Everitt was a top-15 pick of the Cleveland Browns in 1993, and played the next seven seasons in the league. He said bounties were not "prevalent" during his era, but did surface in key moments.
"Without getting specific, there were definitely times (it happened) when you had a big game coming up, whether it was a big division rival or something," Everitt said Friday during WTKA's benefit for C.S. Mott Children's Hospital.
"In the heat of the moment ... somebody would get fired up and get tired of watching someone make plays from the last time he played a team and someone would jump (in a team meeting) and be like, 'If so-and-so doesn't get any tackles, I got however much money.' That did happen."
Bounties have become a national talking point in recent weeks, after the NFL accused the New Orleans Saints of putting up thousands of dollars for hits that took out opposing teams' star players from 2009-11.

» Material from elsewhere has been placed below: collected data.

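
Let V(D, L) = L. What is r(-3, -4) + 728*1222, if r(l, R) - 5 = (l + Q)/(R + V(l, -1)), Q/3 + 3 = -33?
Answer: 4448216/5 ≈ 8.8964e+5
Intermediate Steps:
Q = -108 (Q = -9 + 3*(-33) = -9 - 99 = -108)
r(l, R) = 5 + (-108 + l)/(-1 + R) (r(l, R) = 5 + (l - 108)/(R - 1) = 5 + (-108 + l)/(-1 + R))
r(-3, -4) + 728*1222 = (-113 - 3 + 5*(-4))/(-1 - 4) + 728*1222 = (-113 - 3 - 20)/(-5) + 889616 = -⅕*(-136) + 889616 = 136/5 + 889616 = 4448216/5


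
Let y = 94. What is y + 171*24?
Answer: 4198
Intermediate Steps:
y + 171*24 = 94 + 171*24 = 94 + 4104 = 4198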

That includes $10,000 prizes for injuring Cardinals quarterback Kurt Warner and Vikings quarterback Brett Favre during the 2010 playoffs.
The NFL suspended coach Sean Payton and linebacker Jonathan Vilma for the season. Defensive coordinator Gregg Williams, the purported architect of the bounty system, is suspended indefinitely.
Three other players -- defensive end Will Smith, defensive lineman Anthony Hargrove and linebacker Scott Fujita -- received shorter suspensions. They've each appealed their punishments, as has Vilma.
"For us down there, we're just moving like nothing happened," said former Michigan receiver Adrian Arrington, who has played for the Saints since declaring for the NFL in 2008. "In our facility, it doesn't really get talked about. It hasn't really affected any of us at all."
Arrington said he never knew of the Saints' bounty program because the offense and defense operate independently.
According to Everitt, the Saints aren't the only team that installed a pay-for-pain system. They've apparently been a part of the fabric of the game for years.
"I don't want to pass judgment on these guys from the Saints," he said. "I want to wait because who knows what actual specific information they have on these guys?"
Angela J. Cesere | AnnArbor.com
Heisman Trophy-winning cornerback Charles Woodson said the punishment for Vilma is stiff, but appropriate if the NFL wants to stem the creation of bounty programs.
He didn't always have that opinion, though.
"At first, I of course thought, 'Man, that's a pretty stiff penalty, to take away his whole season,'" Woodson said. "But the more you look at it, if you try to stop something, you try to send a message.
"I'm not going to say whether or not the commissioner (Roger Goodell) was right or wrong, but I think he's trying to figure out what works, and if that is something that's going on in the NFL, I can guarantee you guys are going to think twice about ever trying to put money on a guy's head."
Woodson, a 14-year NFL veteran who has played for the Oakland Raiders and Green Bay Packers, said he's never heard talk of bounty systems in his locker rooms. He added he doesn't think they're needed, anyway, because the game is violent enough without them.
But they've clearly occurred, and the former Michigan players want them gutted from the NFL.
"I think you have to stomp out the fire before it gets too big," said Steve Hutchinson, a former Michigan All-American and seven-time Pro Bowl offensive lineman. "You know it went on.
"It's just like the elusive UFO everybody keeps talking about. You never see one, but you hear of it."